Trafic d'influence: Une manche judiciaire cruciale se joue pour Nicolas Sarkozy

JUSTICE La cour d'appel de Paris va décider si les conversations entre Nicolas Sarkozy, alias Paul Bismuth, et son avocat pourront être exploitées...

Laure Cometti
— 
Nicolas Sarkozy lors d'un sommet de l'Union européenne à Bruxelles, le 11 décembre 2009.
Nicolas Sarkozy lors d'un sommet de l'Union européenne à Bruxelles, le 11 décembre 2009. — WU WEI/CHINE NOUVELLE/SIPA

L’horizon judiciaire de Nicolas Sarkozy s’éclaircira-t-il le 7 mai? La cour d’appel de Paris doit annoncer jeudi si elle annule ou non les écoutes téléphoniques qui ont conduit à la mise en examen de l’ancien chef de l’Etat pour corruption. Si ces éléments sont invalidés, le dossier pourrait être enterré.

Ecoutes de Sarkozy: Lumière sur l'affaire qui embarrasse l'ancien président

Dans quel cadre ont été effectuées ces écoutes?

Dès septembre 2013, les juges enquêtant sur le présumé financement libyen de la campagne présidentielle de 2007 décident de placer Nicolas Sarkozy sur écoute, sur sa ligne officielle et sur une ligne ouverte sous un nom d’emprunt, Paul Bismuth. Des conversations interceptées entre l’ancien chef de l’Etat et son avocat, Thierry Herzog, conduisent à l’ouverture d’une information judiciaire.

De quoi Nicolas Sarkozy est-il accusé?

La justice le soupçonne d’avoir cherché à obtenir des informations confidentielles sur le dossier Bettencourt auprès d’un magistrat, en échange d'un poste à Monaco. L'ancien chef de l'État n’a pas obtenu de renseignements et le juge n’a pas été promu mais Nicolas Sarkozy a été mis en examen en juillet 2014 pour «corruption active» (un délit passible de dix ans de prison), «trafic d'influence actif» et «recel de violation du secret professionnel». 

VIDEO. Explication de texte d’une tragédie politique en cinq actes

Pourquoi la défense conteste-t-elle les écoutes téléphoniques?

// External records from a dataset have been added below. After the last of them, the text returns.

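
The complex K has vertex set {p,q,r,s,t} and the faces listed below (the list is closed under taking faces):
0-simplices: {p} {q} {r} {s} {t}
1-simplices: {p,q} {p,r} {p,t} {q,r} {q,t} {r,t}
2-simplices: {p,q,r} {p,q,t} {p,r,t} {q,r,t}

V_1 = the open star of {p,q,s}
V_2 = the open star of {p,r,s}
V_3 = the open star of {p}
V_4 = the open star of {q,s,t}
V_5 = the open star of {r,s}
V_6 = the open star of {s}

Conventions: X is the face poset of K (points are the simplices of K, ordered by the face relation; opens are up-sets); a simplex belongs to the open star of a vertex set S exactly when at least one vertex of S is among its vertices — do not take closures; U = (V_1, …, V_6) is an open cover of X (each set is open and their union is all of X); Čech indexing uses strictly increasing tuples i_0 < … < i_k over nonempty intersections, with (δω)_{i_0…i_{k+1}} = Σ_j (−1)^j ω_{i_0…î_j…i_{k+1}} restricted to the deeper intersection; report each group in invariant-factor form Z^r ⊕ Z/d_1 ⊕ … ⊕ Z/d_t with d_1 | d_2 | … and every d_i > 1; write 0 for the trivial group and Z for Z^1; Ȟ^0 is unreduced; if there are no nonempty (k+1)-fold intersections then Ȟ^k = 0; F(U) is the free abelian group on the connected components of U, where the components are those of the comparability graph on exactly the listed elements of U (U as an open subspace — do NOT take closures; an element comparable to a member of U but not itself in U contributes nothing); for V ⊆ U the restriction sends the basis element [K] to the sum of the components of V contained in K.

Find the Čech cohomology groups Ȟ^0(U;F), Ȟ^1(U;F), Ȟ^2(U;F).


Ȟ^0 = Z^2, Ȟ^1 = 0, Ȟ^2 = 0

nonempty overlaps:
  V1={{p},{q},{s},{p,q},{p,r},{p,t},{q,r},{q,t},{p,q,r},{p,q,t},{p,r,t},{q,r,t}} V2={{p},{r},{s},{p,q},{p,r},{p,t},{q,r},{r,t},{p,q,r},{p,q,t},{p,r,t},{q,r,t}} V3={{p},{p,q},{p,r},{p,t},{p,q,r},{p,q,t},{p,r,t}} V4={{q},{s},{t},{p,q},{p,t},{q,r},{q,t},{r,t},{p,q,r},{p,q,t},{p,r,t},{q,r,t}} V5={{r},{s},{p,r},{q,r},{r,t},{p,q,r},{p,r,t},{q,r,t}} V6={{s}}
  V12={{p},{s},{p,q},{p,r},{p,t},{q,r},{p,q,r},{p,q,t},{p,r,t},{q,r,t}} V13={{p},{p,q},{p,r},{p,t},{p,q,r},{p,q,t},{p,r,t}} V14={{q},{s},{p,q},{p,t},{q,r},{q,t},{p,q,r},{p,q,t},{p,r,t},{q,r,t}} V15={{s},{p,r},{q,r},{p,q,r},{p,r,t},{q,r,t}} V16={{s}} V23={{p},{p,q},{p,r},{p,t},{p,q,r},{p,q,t},{p,r,t}} V24={{s},{p,q},{p,t},{q,r},{r,t},{p,q,r},{p,q,t},{p,r,t},{q,r,t}} V25={{r},{s},{p,r},{q,r},{r,t},{p,q,r},{p,r,t},{q,r,t}} V26={{s}} V34={{p,q},{p,t},{p,q,r},{p,q,t},{p,r,t}} V35={{p,r},{p,q,r},{p,r,t}} V45={{s},{q,r},{r,t},{p,q,r},{p,r,t},{q,r,t}} V46={{s}} V56={{s}}
  V123={{p},{p,q},{p,r},{p,t},{p,q,r},{p,q,t},{p,r,t}} V124={{s},{p,q},{p,t},{q,r},{p,q,r},{p,q,t},{p,r,t},{q,r,t}} V125={{s},{p,r},{q,r},{p,q,r},{p,r,t},{q,r,t}} V126={{s}} V134={{p,q},{p,t},{p,q,r},{p,q,t},{p,r,t}} V135={{p,r},{p,q,r},{p,r,t}} V145={{s},{q,r},{p,q,r},{p,r,t},{q,r,t}} V146={{s}} V156={{s}} V234={{p,q},{p,t},{p,q,r},{p,q,t},{p,r,t}} V235={{p,r},{p,q,r},{p,r,t}} V245={{s},{q,r},{r,t},{p,q,r},{p,r,t},{q,r,t}} V246={{s}} V256={{s}} V345={{p,q,r},{p,r,t}} V456={{s}}
  V1234={{p,q},{p,t},{p,q,r},{p,q,t},{p,r,t}} V1235={{p,r},{p,q,r},{p,r,t}} V1245={{s},{q,r},{p,q,r},{p,r,t},{q,r,t}} V1246={{s}} V1256={{s}} V1345={{p,q,r},{p,r,t}} V1456={{s}} V2345={{p,q,r},{p,r,t}} V2456={{s}}
  V12345={{p,q,r},{p,r,t}} V12456={{s}}
components per intersection:
  V1: {{p},{q},{p,q},{p,r},{p,t},{q,r},{q,t},{p,q,r},{p,q,t},{p,r,t},{q,r,t}} {{s}}
  V2: {{p},{r},{p,q},{p,r},{p,t},{q,r},{r,t},{p,q,r},{p,q,t},{p,r,t},{q,r,t}} {{s}}
  V3: {{p},{p,q},{p,r},{p,t},{p,q,r},{p,q,t},{p,r,t}}
  V4: {{q},{t},{p,q},{p,t},{q,r},{q,t},{r,t},{p,q,r},{p,q,t},{p,r,t},{q,r,t}} {{s}}
  V5: {{r},{p,r},{q,r},{r,t},{p,q,r},{p,r,t},{q,r,t}} {{s}}
  V6: {{s}}
  V12: {{p},{p,q},{p,r},{p,t},{q,r},{p,q,r},{p,q,t},{p,r,t},{q,r,t}} {{s}}
  V13: {{p},{p,q},{p,r},{p,t},{p,q,r},{p,q,t},{p,r,t}}
  V14: {{q},{p,q},{p,t},{q,r},{q,t},{p,q,r},{p,q,t},{p,r,t},{q,r,t}} {{s}}
  V15: {{s}} {{p,r},{q,r},{p,q,r},{p,r,t},{q,r,t}}
  V16: {{s}}
  V23: {{p},{p,q},{p,r},{p,t},{p,q,r},{p,q,t},{p,r,t}}
  V24: {{s}} {{p,q},{p,t},{q,r},{r,t},{p,q,r},{p,q,t},{p,r,t},{q,r,t}}
  V25: {{r},{p,r},{q,r},{r,t},{p,q,r},{p,r,t},{q,r,t}} {{s}}
  V26: {{s}}
  V34: {{p,q},{p,t},{p,q,r},{p,q,t},{p,r,t}}
  V35: {{p,r},{p,q,r},{p,r,t}}
  V45: {{s}} {{q,r},{r,t},{p,q,r},{p,r,t},{q,r,t}}
  V46: {{s}}
  V56: {{s}}
  V123: {{p},{p,q},{p,r},{p,t},{p,q,r},{p,q,t},{p,r,t}}
  V124: {{s}} {{p,q},{p,t},{q,r},{p,q,r},{p,q,t},{p,r,t},{q,r,t}}
  V125: {{s}} {{p,r},{q,r},{p,q,r},{p,r,t},{q,r,t}}
  V126: {{s}}
  V134: {{p,q},{p,t},{p,q,r},{p,q,t},{p,r,t}}
  V135: {{p,r},{p,q,r},{p,r,t}}
  V145: {{s}} {{q,r},{p,q,r},{q,r,t}} {{p,r,t}}
  V146: {{s}}
  V156: {{s}}
  V234: {{p,q},{p,t},{p,q,r},{p,q,t},{p,r,t}}
  V235: {{p,r},{p,q,r},{p,r,t}}
  V245: {{s}} {{q,r},{r,t},{p,q,r},{p,r,t},{q,r,t}}
  V246: {{s}}
  V256: {{s}}
  V345: {{p,q,r}} {{p,r,t}}
  V456: {{s}}
  V1234: {{p,q},{p,t},{p,q,r},{p,q,t},{p,r,t}}
  V1235: {{p,r},{p,q,r},{p,r,t}}
  V1245: {{s}} {{q,r},{p,q,r},{q,r,t}} {{p,r,t}}
  V1246: {{s}}
  V1256: {{s}}
  V1345: {{p,q,r}} {{p,r,t}}
  V1456: {{s}}
  V2345: {{p,q,r}} {{p,r,t}}
  V2456: {{s}}
  V12345: {{p,q,r}} {{p,r,t}}
  V12456: {{s}}
C dims 10,20,22,13; δ0: rk 8, SNF 1^8; δ1: rk 12, SNF 1^12; δ2: rk 10, SNF 1^10
degree 0: 10−8−0 = 2 → Ȟ^0 ≅ Z^2
degree 1: 20−12−8 = 0 → Ȟ^1 ≅ 0
degree 2: 22−10−12 = 0 → Ȟ^2 ≅ 0


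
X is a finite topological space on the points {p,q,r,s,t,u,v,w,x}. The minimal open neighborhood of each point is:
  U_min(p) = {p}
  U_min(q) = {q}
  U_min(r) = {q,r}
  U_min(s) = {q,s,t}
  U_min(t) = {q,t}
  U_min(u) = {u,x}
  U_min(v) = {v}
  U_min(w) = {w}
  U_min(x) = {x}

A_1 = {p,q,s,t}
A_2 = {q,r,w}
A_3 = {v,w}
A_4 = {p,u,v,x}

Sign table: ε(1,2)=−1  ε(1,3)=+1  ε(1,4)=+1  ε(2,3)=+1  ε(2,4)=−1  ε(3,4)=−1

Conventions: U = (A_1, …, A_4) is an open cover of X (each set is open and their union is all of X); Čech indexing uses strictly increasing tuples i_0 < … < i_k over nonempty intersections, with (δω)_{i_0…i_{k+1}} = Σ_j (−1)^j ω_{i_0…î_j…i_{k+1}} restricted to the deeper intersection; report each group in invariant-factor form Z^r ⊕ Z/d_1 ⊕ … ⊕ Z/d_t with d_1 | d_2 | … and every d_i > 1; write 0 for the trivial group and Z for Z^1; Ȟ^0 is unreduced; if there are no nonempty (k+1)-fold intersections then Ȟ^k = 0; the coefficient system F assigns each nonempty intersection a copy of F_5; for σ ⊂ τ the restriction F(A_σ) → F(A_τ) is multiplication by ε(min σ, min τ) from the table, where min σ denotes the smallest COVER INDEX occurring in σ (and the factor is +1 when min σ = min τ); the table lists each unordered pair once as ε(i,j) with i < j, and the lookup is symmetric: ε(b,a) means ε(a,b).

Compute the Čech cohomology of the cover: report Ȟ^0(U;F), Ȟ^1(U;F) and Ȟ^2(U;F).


nonempty overlaps:
  A12={q} A14={p} A23={w} A34={v}
C dims 4,4; δ0: rk_F5 3
degree 0: 4−3−0 = 1 → Ȟ^0 ≅ Z/5
degree 1: 4−0−3 = 1 → Ȟ^1 ≅ Z/5
degree 2: 0−0−0 = 0 → Ȟ^2 ≅ 0

Ȟ^0(U;F) ≅ Z/5, Ȟ^1(U;F) ≅ Z/5 and Ȟ^2(U;F) ≅ 0


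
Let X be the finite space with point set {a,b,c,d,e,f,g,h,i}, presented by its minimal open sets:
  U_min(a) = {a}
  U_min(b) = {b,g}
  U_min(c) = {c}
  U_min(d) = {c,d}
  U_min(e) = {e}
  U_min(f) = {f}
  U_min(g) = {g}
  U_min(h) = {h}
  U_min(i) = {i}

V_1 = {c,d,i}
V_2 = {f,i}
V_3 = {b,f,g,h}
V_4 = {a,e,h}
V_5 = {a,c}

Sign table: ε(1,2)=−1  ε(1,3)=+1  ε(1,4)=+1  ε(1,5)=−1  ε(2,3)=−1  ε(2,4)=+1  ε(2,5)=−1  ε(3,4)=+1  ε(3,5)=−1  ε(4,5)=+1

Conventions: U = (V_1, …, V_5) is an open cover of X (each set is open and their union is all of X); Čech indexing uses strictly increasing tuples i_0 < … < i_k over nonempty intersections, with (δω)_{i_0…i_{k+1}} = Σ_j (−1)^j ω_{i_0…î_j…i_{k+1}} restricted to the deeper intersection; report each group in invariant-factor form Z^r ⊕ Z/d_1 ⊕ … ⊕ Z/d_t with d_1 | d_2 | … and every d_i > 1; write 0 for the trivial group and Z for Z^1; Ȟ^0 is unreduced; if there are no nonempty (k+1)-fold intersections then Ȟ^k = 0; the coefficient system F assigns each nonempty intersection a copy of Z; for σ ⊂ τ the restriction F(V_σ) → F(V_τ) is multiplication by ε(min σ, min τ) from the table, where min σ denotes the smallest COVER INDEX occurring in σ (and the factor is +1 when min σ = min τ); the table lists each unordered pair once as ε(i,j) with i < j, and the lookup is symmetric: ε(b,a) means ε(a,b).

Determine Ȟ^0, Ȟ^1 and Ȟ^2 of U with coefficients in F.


nerve of the cover:
  V12={i} V15={c} V23={f} V34={h} V45={a}
C dims 5,5; δ0: rk 5, SNF 1^4·2
Ȟ^0 = (5 − 5) − 0 = 0, so Ȟ^0 ≅ 0
Ȟ^1 = (5 − 0) − 5 = 0 plus torsion [2], so Ȟ^1 ≅ Z/2
Ȟ^2 = (0 − 0) − 0 = 0, so Ȟ^2 ≅ 0

Ȟ^0 = 0,  Ȟ^1 = Z/2,  Ȟ^2 = 0


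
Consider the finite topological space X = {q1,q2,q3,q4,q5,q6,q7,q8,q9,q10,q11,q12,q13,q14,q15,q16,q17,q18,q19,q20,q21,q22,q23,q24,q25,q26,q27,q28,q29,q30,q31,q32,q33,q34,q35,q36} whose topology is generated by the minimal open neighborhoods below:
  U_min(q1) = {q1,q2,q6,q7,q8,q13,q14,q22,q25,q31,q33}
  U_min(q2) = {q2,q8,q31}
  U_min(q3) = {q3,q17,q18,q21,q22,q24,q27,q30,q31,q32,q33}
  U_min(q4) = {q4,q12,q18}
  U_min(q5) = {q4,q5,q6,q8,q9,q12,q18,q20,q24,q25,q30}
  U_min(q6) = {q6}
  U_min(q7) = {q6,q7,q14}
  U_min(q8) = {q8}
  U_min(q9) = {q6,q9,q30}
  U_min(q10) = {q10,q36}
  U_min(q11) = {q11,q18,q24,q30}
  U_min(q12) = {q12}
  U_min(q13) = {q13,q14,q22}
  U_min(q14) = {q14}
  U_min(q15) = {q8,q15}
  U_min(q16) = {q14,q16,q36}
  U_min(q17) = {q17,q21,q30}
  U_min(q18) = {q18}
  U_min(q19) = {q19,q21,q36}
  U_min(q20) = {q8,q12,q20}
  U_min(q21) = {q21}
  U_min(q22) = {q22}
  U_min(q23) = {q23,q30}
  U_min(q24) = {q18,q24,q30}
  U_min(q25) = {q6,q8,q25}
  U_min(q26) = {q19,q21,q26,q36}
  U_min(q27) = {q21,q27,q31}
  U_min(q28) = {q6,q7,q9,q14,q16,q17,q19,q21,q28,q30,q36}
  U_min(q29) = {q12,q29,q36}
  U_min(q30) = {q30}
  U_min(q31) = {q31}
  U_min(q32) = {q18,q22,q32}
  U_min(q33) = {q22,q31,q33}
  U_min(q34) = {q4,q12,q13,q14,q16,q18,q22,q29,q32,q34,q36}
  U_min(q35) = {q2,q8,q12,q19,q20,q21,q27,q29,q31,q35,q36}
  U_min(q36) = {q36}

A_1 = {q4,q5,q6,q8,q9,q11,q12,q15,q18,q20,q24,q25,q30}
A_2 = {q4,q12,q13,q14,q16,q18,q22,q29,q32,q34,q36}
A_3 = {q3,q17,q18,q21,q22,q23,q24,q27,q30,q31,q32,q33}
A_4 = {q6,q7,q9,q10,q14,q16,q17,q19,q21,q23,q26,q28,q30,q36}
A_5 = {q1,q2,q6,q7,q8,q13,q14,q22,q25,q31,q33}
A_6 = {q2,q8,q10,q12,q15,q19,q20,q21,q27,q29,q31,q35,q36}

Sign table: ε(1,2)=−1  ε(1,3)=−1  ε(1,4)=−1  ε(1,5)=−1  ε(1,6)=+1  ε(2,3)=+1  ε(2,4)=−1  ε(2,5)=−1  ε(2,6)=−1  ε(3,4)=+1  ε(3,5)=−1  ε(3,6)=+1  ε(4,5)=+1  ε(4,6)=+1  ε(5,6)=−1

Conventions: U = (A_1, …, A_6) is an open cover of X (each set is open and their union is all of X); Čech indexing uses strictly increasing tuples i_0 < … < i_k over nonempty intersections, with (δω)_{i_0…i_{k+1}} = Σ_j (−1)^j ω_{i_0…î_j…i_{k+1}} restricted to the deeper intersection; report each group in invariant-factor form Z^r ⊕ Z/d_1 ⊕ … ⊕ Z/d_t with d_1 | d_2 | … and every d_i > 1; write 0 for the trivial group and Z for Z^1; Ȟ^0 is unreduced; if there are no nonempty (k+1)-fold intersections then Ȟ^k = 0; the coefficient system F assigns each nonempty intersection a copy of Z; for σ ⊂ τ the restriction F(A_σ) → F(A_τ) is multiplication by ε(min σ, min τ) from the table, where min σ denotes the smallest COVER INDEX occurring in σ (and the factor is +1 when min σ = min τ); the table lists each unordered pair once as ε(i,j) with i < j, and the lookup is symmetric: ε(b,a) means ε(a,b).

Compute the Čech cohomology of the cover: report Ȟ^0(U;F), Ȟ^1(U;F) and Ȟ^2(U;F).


Ȟ^0(U;F) ≅ 0, Ȟ^1(U;F) ≅ Z/2, Ȟ^2(U;F) ≅ Z

nerve of the cover:
  A12={q4,q12,q18} A13={q18,q24,q30} A14={q6,q9,q30} A15={q6,q8,q25} A16={q8,q12,q15,q20} A23={q18,q22,q32} A24={q14,q16,q36} A25={q13,q14,q22} A26={q12,q29,q36} A34={q17,q21,q23,q30} A35={q22,q31,q33} A36={q21,q27,q31} A45={q6,q7,q14} A46={q10,q19,q21,q36} A56={q2,q8,q31}
  A123={q18} A126={q12} A134={q30} A145={q6} A156={q8} A235={q22} A245={q14} A246={q36} A346={q21} A356={q31}
C dims 6,15,10; δ0: rk 6, SNF 1^5·2; δ1: rk 9, SNF 1^9
Ȟ^0 = (6 − 6) − 0 = 0, so Ȟ^0 ≅ 0
Ȟ^1 = (15 − 9) − 6 = 0 plus torsion [2], so Ȟ^1 ≅ Z/2
Ȟ^2 = (10 − 0) − 9 = 1, so Ȟ^2 ≅ Z


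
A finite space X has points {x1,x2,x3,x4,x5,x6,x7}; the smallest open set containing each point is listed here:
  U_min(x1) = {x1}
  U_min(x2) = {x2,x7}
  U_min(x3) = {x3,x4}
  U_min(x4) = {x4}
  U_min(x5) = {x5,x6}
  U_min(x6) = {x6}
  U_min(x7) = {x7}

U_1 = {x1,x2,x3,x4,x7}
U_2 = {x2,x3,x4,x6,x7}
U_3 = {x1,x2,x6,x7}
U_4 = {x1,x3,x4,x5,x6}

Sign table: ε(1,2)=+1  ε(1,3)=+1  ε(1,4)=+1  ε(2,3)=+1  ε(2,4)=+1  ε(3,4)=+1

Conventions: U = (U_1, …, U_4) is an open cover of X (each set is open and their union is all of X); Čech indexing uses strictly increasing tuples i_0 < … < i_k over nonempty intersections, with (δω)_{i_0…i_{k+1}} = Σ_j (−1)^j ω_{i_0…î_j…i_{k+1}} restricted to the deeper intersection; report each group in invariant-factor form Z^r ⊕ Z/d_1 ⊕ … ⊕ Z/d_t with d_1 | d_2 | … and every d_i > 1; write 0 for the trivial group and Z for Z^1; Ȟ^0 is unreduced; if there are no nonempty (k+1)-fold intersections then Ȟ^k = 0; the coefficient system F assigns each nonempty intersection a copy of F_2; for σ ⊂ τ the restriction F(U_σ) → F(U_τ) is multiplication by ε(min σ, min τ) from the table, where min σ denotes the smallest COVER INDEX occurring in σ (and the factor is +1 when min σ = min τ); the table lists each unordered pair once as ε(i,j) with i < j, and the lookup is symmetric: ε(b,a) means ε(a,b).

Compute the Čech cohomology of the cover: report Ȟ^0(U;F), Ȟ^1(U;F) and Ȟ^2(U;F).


nonempty overlaps:
  U12={x2,x3,x4,x7} U13={x1,x2,x7} U14={x1,x3,x4} U23={x2,x6,x7} U24={x3,x4,x6} U34={x1,x6}
  U123={x2,x7} U124={x3,x4} U134={x1} U234={x6}
C dims 4,6,4; δ0: rk_F2 3; δ1: rk_F2 3
degree 0: 4−3−0 = 1 → Ȟ^0 ≅ Z/2
degree 1: 6−3−3 = 0 → Ȟ^1 ≅ 0
degree 2: 4−0−3 = 1 → Ȟ^2 ≅ Z/2

Ȟ^0 = Z/2, Ȟ^1 = 0, Ȟ^2 = Z/2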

L'ancien président conteste la légalité de ces écoutes. La défense repose sur la conformité de la procédure avec le droit national et international. «En droit européen, les écoutes d’avocats sont plus encadrées qu’en droit français. Avant de placer un avocat sur écoute, le juge d’instruction doit fournir des éléments permettant de le soupçonner d’être impliqué dans une infraction», souligne Didier Rebut, professeur de droit pénal à l’université Paris 2 Panthéon-Assas.

«Par ailleurs, en droit français, le bâtonnier est simplement informé de la mise sur écoute de l'un de ses pairs, sans en connaître la raison ni avoir accès au dossier», ajoute-t-il. Un régime peu exigeant qui peut parfois nuire au «secret professionnel des avocats et au droit de la défense».

Cette décision peut-elle marquer un tournant dans l'affaire?

Ces écoutes sont à l’origine du dossier. «En droit, la règle veut que si le socle de la procédure est invalidé, alors toutes les autres pièces tombent», explique Didier Rebut.

Concrètement, l’instruction repartira de zéro. Les juges devront lancer de nouvelles investigations ou bien enterrer le dossier par une ordonnance de non-lieu. La première option semble peu plausible à Didier Rebut, l’instruction du dossier étant suspendue depuis septembre 2014, après que la présidente de la chambre d'instruction de la cour d'appel de Paris a demandé aux juges de cesser l'enquête tant que la question de la nullité des écoutes n'était pas résolue.

Si les écoutes sont validées, l’enquête pourrait reprendre, et Nicolas Sarkozy aurait la possibilité de se pourvoir en Cassation.

Pourquoi ce verdict est-il crucial pour Nicolas Sarkozy?

La ligne de défense du chef de l'opposition, avocat de formation, repose sur la contestation de la procédure. «Nicolas Sarkozy est très offensif sur les questions de technique et de légalité», observe le politologue Thomas Guénolé*.

«Sur le plan politique, sa défense repose sur la théorie du complot judiciaire, un argument qui fonctionne bien auprès du peuple de droite, qui constitue un socle électoral au premier tour», souligne-t-il. «L'invalidation des écoutes lui permettrait d'accréditer cette théorie et de renforcer cet argumentaire». Et de se débarrasser de l'une de ses casseroles judiciaires...

 

*Auteur du Petit guide du mensonge en politique (éditions First).